Iqaluit greenhouse society ready to set new record yields

Group effort raises enough food to share with those in need

By PETER VARGA

Michael Chappell, vice-president of the Iqaluit Community Greenhouse Society, briefs members during a weed identification workshop in June 2013. The society set a new record yield of food for the greenhouse that year, producing almost 50 kilograms of vegetables. (PHOTO COURTESY OF IQALUIT COMMUNITY GREENHOUSE SOCIETY)


Michael Chappell, vice-president of the Iqaluit Community Greenhouse Society, briefs members during a weed identification workshop in June 2013. The society set a new record yield of food for the greenhouse that year, producing almost 50 kilograms of vegetables. (PHOTO COURTESY OF IQALUIT COMMUNITY GREENHOUSE SOCIETY)

Teamwork proved to be the right formula for success for the Iqaluit Community Greenhouse Society last year, when members worked the soil together to raise community greenhouse’s highest yield on record.

“Our yield was just under 50 kilograms last year,” said Suzanne Etheridge, treasurer and spokesperson for the society. “It was our highest ever.”

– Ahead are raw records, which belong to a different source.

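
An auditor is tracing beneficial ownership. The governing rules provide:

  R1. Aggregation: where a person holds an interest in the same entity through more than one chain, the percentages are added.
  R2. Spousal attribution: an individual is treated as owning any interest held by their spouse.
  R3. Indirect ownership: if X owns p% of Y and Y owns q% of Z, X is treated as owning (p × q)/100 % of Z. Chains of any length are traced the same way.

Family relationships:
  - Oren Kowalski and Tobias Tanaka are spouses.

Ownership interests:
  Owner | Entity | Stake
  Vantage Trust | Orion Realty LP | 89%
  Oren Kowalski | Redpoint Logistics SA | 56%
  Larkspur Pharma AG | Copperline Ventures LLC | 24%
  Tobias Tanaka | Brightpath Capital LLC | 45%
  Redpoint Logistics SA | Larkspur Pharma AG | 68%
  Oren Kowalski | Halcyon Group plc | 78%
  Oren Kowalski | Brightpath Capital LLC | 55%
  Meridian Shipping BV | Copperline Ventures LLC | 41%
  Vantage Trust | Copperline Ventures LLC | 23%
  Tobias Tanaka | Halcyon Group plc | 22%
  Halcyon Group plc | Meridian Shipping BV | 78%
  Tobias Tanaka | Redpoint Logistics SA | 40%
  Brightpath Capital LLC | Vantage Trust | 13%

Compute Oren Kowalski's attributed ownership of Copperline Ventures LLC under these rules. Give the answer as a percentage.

50.6372%

By spousal attribution (R2), Oren Kowalski is treated as also owning Tobias Tanaka's interest in Redpoint Logistics SA, giving 56% + 40% = 96%.
By spousal attribution (R2), Oren Kowalski is treated as also owning Tobias Tanaka's interest in Halcyon Group plc, giving 78% + 22% = 100%.
By spousal attribution (R2), Oren Kowalski is treated as also owning Tobias Tanaka's interest in Brightpath Capital LLC, giving 55% + 45% = 100%.
Chain via Redpoint Logistics SA → Larkspur Pharma AG (R3): 96% × 68% × 24% = 15.6672% of Copperline Ventures LLC.
Chain via Halcyon Group plc → Meridian Shipping BV (R3): 100% × 78% × 41% = 31.98% of Copperline Ventures LLC.
Chain via Brightpath Capital LLC → Vantage Trust (R3): 100% × 13% × 23% = 2.99% of Copperline Ventures LLC.
Aggregating (R1): 15.6672% + 31.98% + 2.99% = 50.6372%.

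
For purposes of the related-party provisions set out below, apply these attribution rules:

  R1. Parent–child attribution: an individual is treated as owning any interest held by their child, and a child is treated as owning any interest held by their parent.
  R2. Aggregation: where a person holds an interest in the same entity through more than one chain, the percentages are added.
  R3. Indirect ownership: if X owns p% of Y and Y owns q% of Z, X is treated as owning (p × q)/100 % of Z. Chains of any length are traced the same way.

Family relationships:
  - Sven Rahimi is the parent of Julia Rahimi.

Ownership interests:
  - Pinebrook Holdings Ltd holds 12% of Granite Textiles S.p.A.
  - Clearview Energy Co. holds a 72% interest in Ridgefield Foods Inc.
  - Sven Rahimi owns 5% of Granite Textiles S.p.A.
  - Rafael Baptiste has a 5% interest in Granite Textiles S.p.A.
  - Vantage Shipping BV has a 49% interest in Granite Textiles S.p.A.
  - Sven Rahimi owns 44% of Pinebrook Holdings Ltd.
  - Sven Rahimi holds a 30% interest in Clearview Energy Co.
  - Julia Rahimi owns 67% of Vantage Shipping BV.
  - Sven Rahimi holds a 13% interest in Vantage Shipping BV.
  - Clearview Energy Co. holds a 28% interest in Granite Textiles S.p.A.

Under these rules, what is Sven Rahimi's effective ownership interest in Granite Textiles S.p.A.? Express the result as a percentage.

57.88%

By parent–child attribution (R1), Sven Rahimi is treated as also owning Julia Rahimi's interest in Vantage Shipping BV, giving 13% + 67% = 80%.
Chain via Clearview Energy Co. (R3): 30% × 28% = 8.4% of Granite Textiles S.p.A.
Chain via Pinebrook Holdings Ltd (R3): 44% × 12% = 5.28% of Granite Textiles S.p.A.
Chain via Vantage Shipping BV (R3): 80% × 49% = 39.2% of Granite Textiles S.p.A.
Direct interest in Granite Textiles S.p.A: 5%.
Aggregating (R2): 8.4% + 5.28% + 39.2% + 5% = 57.88%.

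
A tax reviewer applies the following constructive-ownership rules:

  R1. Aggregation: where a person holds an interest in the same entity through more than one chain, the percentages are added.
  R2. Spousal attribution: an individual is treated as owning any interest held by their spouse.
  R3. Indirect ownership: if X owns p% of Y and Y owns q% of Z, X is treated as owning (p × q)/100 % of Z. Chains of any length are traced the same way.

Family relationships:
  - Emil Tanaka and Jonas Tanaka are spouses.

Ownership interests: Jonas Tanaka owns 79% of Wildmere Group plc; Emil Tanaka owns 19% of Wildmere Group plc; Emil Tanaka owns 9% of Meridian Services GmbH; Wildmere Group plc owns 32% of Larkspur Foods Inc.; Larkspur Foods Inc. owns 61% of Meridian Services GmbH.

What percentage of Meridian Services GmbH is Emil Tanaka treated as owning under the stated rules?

28.1296%

By spousal attribution (R2), Emil Tanaka is treated as also owning Jonas Tanaka's interest in Wildmere Group plc, giving 19% + 79% = 98%.
Chain via Wildmere Group plc → Larkspur Foods Inc. (R3): 98% × 32% × 61% = 19.1296% of Meridian Services GmbH.
Direct interest in Meridian Services GmbH: 9%.
Aggregating (R1): 19.1296% + 9% = 28.1296%.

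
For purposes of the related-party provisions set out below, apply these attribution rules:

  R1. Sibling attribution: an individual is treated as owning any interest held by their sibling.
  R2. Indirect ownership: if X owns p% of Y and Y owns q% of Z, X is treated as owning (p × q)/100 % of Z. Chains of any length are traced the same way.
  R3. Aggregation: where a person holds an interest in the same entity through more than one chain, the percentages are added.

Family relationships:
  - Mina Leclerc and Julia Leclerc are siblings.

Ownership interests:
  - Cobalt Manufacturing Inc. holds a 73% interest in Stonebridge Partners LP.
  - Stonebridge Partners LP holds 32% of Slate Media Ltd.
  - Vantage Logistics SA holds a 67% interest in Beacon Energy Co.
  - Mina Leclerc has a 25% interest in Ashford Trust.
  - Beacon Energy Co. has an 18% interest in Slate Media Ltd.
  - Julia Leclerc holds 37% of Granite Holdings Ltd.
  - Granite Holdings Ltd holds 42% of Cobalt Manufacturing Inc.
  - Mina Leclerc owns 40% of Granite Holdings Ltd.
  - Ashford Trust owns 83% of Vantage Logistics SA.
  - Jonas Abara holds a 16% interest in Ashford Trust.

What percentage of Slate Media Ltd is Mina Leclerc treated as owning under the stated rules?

By sibling attribution (R1), Mina Leclerc is treated as also owning Julia Leclerc's interest in Granite Holdings Ltd, giving 40% + 37% = 77%.
Chain via Granite Holdings Ltd → Cobalt Manufacturing Inc. → Stonebridge Partners LP (R2): 77% × 42% × 73% × 32% = 7.554624% of Slate Media Ltd.
Chain via Ashford Trust → Vantage Logistics SA → Beacon Energy Co. (R2): 25% × 83% × 67% × 18% = 2.50245% of Slate Media Ltd.
Aggregating (R3): 7.554624% + 2.50245% = 10.057074%.

10.057074%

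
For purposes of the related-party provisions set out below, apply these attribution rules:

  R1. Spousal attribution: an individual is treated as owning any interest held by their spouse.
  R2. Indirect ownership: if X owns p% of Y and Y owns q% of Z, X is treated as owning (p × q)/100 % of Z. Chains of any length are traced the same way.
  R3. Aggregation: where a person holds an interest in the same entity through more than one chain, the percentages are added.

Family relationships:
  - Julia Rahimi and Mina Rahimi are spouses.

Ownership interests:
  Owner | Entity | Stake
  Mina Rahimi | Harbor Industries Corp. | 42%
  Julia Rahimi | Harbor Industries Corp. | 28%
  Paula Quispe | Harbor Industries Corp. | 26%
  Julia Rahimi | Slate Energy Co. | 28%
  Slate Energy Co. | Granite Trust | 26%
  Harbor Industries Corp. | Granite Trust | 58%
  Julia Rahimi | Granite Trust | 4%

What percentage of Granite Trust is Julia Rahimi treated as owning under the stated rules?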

Unlike previous years, when gardener-members worked separate plots in small groups, society members pooled their efforts to produce the biggest crop since the greenhouse started operation in 2007. The record food yield was enough to share with charitable community services for the homeless and those in need.

Vegetable harvests went to the Qayuqtuvik Soup Kitchen, as well as Sivummut House, the community’s shelter for women and children, and the Uquutaq Men’s Shelter.

The society hopes to improve their record for 2014. As it gears up for the new growing season, starting in June, members must first decide what vegetables to plant.

Fast-growing crops that proved to be the most successful are at the top of the list. These include varieties of loose-leaf lettuce, kale, spinach, radishes, carrots, beans, and peas.

“We do like to keep with what works,” said Etheridge. The society has tested several varieties of plants over the years. Its eighth year of operation will benefit from “an extensive library of experience, where we know what’s successful and what isn’t,” Etheridge said.

Membership and fundraising efforts keep the greenhouse going year after year. Even though Iqaluit residents have shown much interest in volunteering their time, Etheridge said the society hopes to better harness that interest by expanding its membership for 2014.

“We’re excited about the number of people that have signed up for updates (via email), so we suspect we’ll start seeing them pop out now that there’s more activity at the greenhouse,” she said.

Last year’s membership stopped just short of 40, although more gardening enthusiasts showed up to occasionally help.

The society’s board decided to bring this season’s membership fees down to $75, in an effort to make it more accessible to all Iqalummiut. The fee includes everything gardeners need.

“We provide it all, including experience and advice,” Etheridge said. Members tend to the plots in rotation, on a daily basis, tending to soil, seeds and water in the 1,000-square-foot structure.

The mix of vegetables planted this year will be largely the same as in 2013, with some tweaking in favour of varieties that have shown better results in Iqaluit’s long periods of daylight, within a short three-month growing season.

Loose-leaf lettuces and other leafy plants such as kale and spinach grow abundantly enough to be harvested every few weeks. Heavier crops such as daikon and red radishes, carrots, beans and peas call for less frequent harvests.

Fundraising efforts continue to cover most of $6,000 needed to operate the greenhouse every year. The society’s most recent fundraising successes include proceeds raised through sales of a cookbook produced by members, and a trivia contest this year.

“We want to expand our membership to people who need the food the most,” Etheridge said, “particularly for families that can’t afford it otherwise.”